Clock Synchronization with the NTP Protocol

Features of the Service

The clock synchronization via NTP offers:

periodic time corrections obtained from the reference standard, for example, the NTP server
automatic switchover to a backup time server if a trouble occurs with the normal server system
local time zone configurable and customizable (including daylight saving time adjustments)

Controller projects use a function block to read the clock, a feature that allows events or variables in the project to be time stamped.

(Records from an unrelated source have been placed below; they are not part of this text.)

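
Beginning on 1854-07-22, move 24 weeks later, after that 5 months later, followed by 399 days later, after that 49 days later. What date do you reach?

August 27, 1856

Adding 24 weeks (= 168 days) from July 22, 1854:
July has 31 days, so 31 − 22 = 9 days remain after July 22, 1854; 168 − 9 = 159 left.
August 1854 has 31 days: 159 − 31 = 128 left.
September 1854 has 30 days: 128 − 30 = 98 left.
October 1854 has 31 days: 98 − 31 = 67 left.
November 1854 has 30 days: 67 − 30 = 37 left.
December 1854 has 31 days: 37 − 31 = 6 left.
6 days into January 1855 → January 6, 1855.
Adding 5 months from January 6, 1855:
month 1 + 5 = 6 → June 1855.
Day 6 is valid in June, giving June 6, 1855.
Counting forward 399 days from June 6, 1855:
June has 30 days, so 30 − 6 = 24 days remain after June 6, 1855; 399 − 24 = 375 left.
July 1855 has 31 days: 375 − 31 = 344 left.
August 1855 has 31 days: 344 − 31 = 313 left.
September 1855 has 30 days: 313 − 30 = 283 left.
October 1855 has 31 days: 283 − 31 = 252 left.
November 1855 has 30 days: 252 − 30 = 222 left.
December 1855 has 31 days: 222 − 31 = 191 left.
January 1856 has 31 days: 191 − 31 = 160 left.
February 1856 has 29 days (1856 is a leap year): 160 − 29 = 131 left.
March 1856 has 31 days: 131 − 31 = 100 left.
April 1856 has 30 days: 100 − 30 = 70 left.
May 1856 has 31 days: 70 − 31 = 39 left.
June 1856 has 30 days: 39 − 30 = 9 left.
9 days into July 1856 → July 9, 1856.
Counting forward 49 days from July 9, 1856:
July has 31 days, so 31 − 9 = 22 days remain after July 9, 1856; 49 − 22 = 27 left.
27 days into August 1856 → August 27, 1856.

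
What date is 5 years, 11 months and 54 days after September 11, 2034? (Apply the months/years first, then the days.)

October 4, 2040

Adding 5 years, 11 months and 54 days from September 11, 2034: first the month/year part, then the days.
+5 years → 2039; month 9 + 11 = 20, which is month 8 of year 2040 → August 2040.
Day 11 is valid in August, giving August 11, 2040.
Now add 54 days from August 11, 2040.
August has 31 days, so 31 − 11 = 20 days remain after August 11, 2040; 54 − 20 = 34 left.
September 2040 has 30 days: 34 − 30 = 4 left.
4 days into October 2040 → October 4, 2040.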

Time stamping is accurate to:

5 ms typical
10 ms worst case

Clock Synchronization and Time Stamps

The BMXNOR0200H module sends a source clock synchronization signal to the CPU. The module firmware includes an NTP client, which provides clock synchronization. The synchronization process occurs as follows:

The NTP Client...		Result
1	... requests a clock synchronization signal from the NTP server over an Ethernet network.	The NTP server sends a signal.
2	... stores the time.
3	... sends a message to the clock system counter in the CPU.	The CPU updates its internal clock. The CPU clock is now typically within 5 ms of the NTP server, with a worst case of 10 ms. Before the next clock synchronization signal, the CPU clock is updated each ms by an internal timer.

Use the R_NTPC function block in either MAST, FAST, or Interrupt sections to read the clock from the PLC application.

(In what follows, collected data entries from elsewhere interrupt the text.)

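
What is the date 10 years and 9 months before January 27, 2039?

Counting back 10 years and 9 months from January 27, 2039.
-10 years → 2029; month 1 − 9 = -8, which is month 4 of year 2028 → April 2028.
Day 27 is valid in April, giving April 27, 2028.

April 27, 2028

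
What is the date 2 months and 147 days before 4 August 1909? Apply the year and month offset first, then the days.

Subtracting 2 months and 147 days from August 4, 1909: first the month/year part, then the days.
month 8 − 2 = 6 → June 1909.
Day 4 is valid in June, giving June 4, 1909.
Now subtract 147 days from June 4, 1909.
Going back 4 days from June 4, 1909 reaches the end of the previous month; 147 − 4 = 143 left.
May 1909 has 31 days: 143 − 31 = 112 left.
April 1909 has 30 days: 112 − 30 = 82 left.
March 1909 has 31 days: 82 − 31 = 51 left.
February 1909 has 28 days (1909 is not a leap year): 51 − 28 = 23 left.
January 1909 has 31 days; 31 − 23 = 8 → January 8, 1909.

January 8, 1909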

The CPUs on an Ethernet network should be synchronized with the same NTP server.

Clock Synchronization Terms

Term	Description of Service
local clock offset	Accurate local time adjustments are made via a local clock offset. The local clock offset is calculated as: ((T2 - T1) + (T4 - T3))/2 where: T1 = time when NTP request is transmitted from the module T2 = time when NTP server receives the request (provided by the module in response) T3 = time when the NTP server transmits the response (provided to the module in the response) T4 = time when NTP response is received by the module
time accuracy	The local time margin is < 10 ms compared to the referenced NTP server time. typical: 5 ms worst case: <10 ms
settling time	Maximum accuracy is obtained after 2 updates from the NTP server.
polling period dependency	Accuracy depends on the polling period. Less than 10 ms of margin is achieved for polling periods of 120 ms or less. To obtain a high degree of accuracy (when your network bandwidth allows), reduce the polling period to a small value—for example, a polling time of 5 s provides better accuracy than a time of 30 s.
time zone	The default format is universal time, coordinated (UTC). Optionally you may configure the service to use a local time zone—e.g., GMT+1 for Barcelona or Paris
daylight saving time	The module automatically adjusts the time change in the spring and fall.
leap second	To compensate for the deceleration of the earth rotation, the module automatically inserts a leap second in the UTC time every 18 months via an international earth rotation service (IERS). Leap seconds are inserted automatically as needed. When needed, they are inserted at the end of the last minute in June or December, as commanded by the NTP server.

Obtaining and Maintaining Accuracy

The time service clock starts at 0 and increments until the Ethernet network time is fully updated from the module.

Model	Starting Date
M340 with Control Expert	January 1, 1980 00:00:00.00

Clock characteristics:

Clock accuracy is not affected by issuing stop/run commands on the PLC
Clock updates are not affected by issuing stop/run commands on the PLC
Mode transitions do not affect the accuracy of the Ethernet network

Re initializing the Time Service Register

After a download or an NTP server swap, the status clock value associated with the time service register in the CPU is re initialized.

Two polling periods elapse before an accurate time is re-established.